«Человек на этой картинке похож скорее всего на врача — из-за шапочки, белой накидки», — подумала Маша. Его улыбка ей очень понравилась, потому что она как бы тайно намекала Маше: непоправимого нет, нет, нет… Знала Маша и от матери, и от подруг, что она фантазёрка, придумщица. Однако и это мало её огорчало: ведь нельзя же придумать то, чего совсем не бывает в природе! «Кто же сидит под голубем, так улыбаясь тому, что пишет? И что он там пишет?» — вздохнула она.
Расстелив простыню, Маша распрямилась и увидала, что внизу, под картиной, есть печатная надпись: «Плакетка. Св. Бонавентура. Флоренция. XVII в. Флорентийская мозаика». Слово «плакетка» Маше совсем не понравилось, потому что в нём слышалось ей слово «плакать». Пелагея Григорьевна обняла и поцеловала племянницу в лоб, они улеглись и погасили свет. Маша долго ещё не спала, как ей показалось, но не услыхала ни единого вздоха.

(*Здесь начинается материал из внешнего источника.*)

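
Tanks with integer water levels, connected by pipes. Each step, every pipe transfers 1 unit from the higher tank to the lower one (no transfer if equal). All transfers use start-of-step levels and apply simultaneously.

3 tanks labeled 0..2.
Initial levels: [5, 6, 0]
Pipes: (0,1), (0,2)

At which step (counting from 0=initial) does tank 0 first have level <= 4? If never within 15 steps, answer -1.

Step 1: flows [1->0,0->2] -> levels [5 5 1]
Step 2: flows [0=1,0->2] -> levels [4 5 2]
Tank 0 first reaches <=4 at step 2

Answer: 2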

Ей приснилось, что — лето и что стоит она босиком на зелёных плитах мраморной веранды, а за красным столом, спиной к белым горам и зелёным деревьям сидит улыбающийся сапожник и вколачивает белые деревянные гвозди в белую книгу, а белые гвозди подаёт ему в клюве голубь, распластанный в облаке. «Здравствуйте, Св. Бонавентура! Скажите, пожалуйста…» — обращается Маша к сапожнику и видит, что это никакой не сапожник, а родная сестра её отца улыбается так, словно нет непоправимого, словно смерть вот-вот к ней придёт, всё увидит в целости и в красоте и скажет жизни: бери, это — твоё…
Пелагея Григорьевна умерла через месяц и три дня. На поминках было много народу, и Маша, измученная бессонными ночами, пекла несметные горы блинов. Когда Маша наконец присела к столу, одна приятельница Пелагеи Григорьевны, врач-онколог, сообщила всем по секрету, что сделано потрясающее открытие — вирус гриппа убивает раковые клетки. Выходило так, что надо болеть вирусным гриппом, лучше всего «гонконгским», и тогда или рака не будет, или он сам пройдёт.
Маша вернулась в деревню и рассказала всем-всем, что её тётка Пелагея Григорьевна заболела раком, и должна была умереть, и даже знала сама об этом, но решила жить, как здоровая, потому что… И тут, конечно, Маша поведала о сапожнике и о своём сне про Св. Бонавентуру. После этого сна, рассказывала Маша, заболела тетка Пелагея Григорьевна «гонконгским» вирусным гриппом, не пила, не ела, горела, бредила, но рак прошел окончательно!
И еще лет двадцать на вопрос: «Жива ли Пелагея Григорьевна?» — отвечала Маша:
— Жива! Жива! Вот жива — и всё тут!
Ещё успела Маша осчастливить своего отца и выйти замуж за молодого учителя, тихого и доброго человека, который замечательно рисовал Машу на разных картинах. За картинами этими лет пять назад гонялась «вся Москва», но их оптом скупил известный искусствовед, большой специалист не то по «интуитивному примитивизму», не то по «примитивному интуитивизму», искусный коллекционер «безыскусного искусства»…
Как все по-справедливому счастливые люди, Маша никогда не врала. Но эта история с теткой!.. Она рассказывала её бесконечно, из года в год, по первой же просьбе: «Манечка, расскажи… Вот послушайте!»
И Маша рассказывала вновь и вновь, а рыжее и зелёное пламя её лица освещало всю эту историю так убедительно, а годы летели, и выходило, что тётка у Маши — бессмертная?.. И выходило, что тётка у Маши — бессмертная…
Да! Вот ещё что! В «Словаре иностранных слов» нет почему-то слова «плакетка», но зато есть глагол «плакировать», с которым, несомненно, «плакетка» связана самым коренным родством. И у глагола этого два значения из трёх кажутся мне достойными пристального внимания и живого интереса:
1. Покрывать листы металла в процессе горячей прокатки тонким слоем какого-либо другого металла, более устойчивого к коррозии, для предохранения от разрушения ; 2. Накладывать дёрн на земляные откосы с целью укрепить их корнями трав и предохранить от размыва и оползания .
Когда кружится голова, позови знакомое дерево.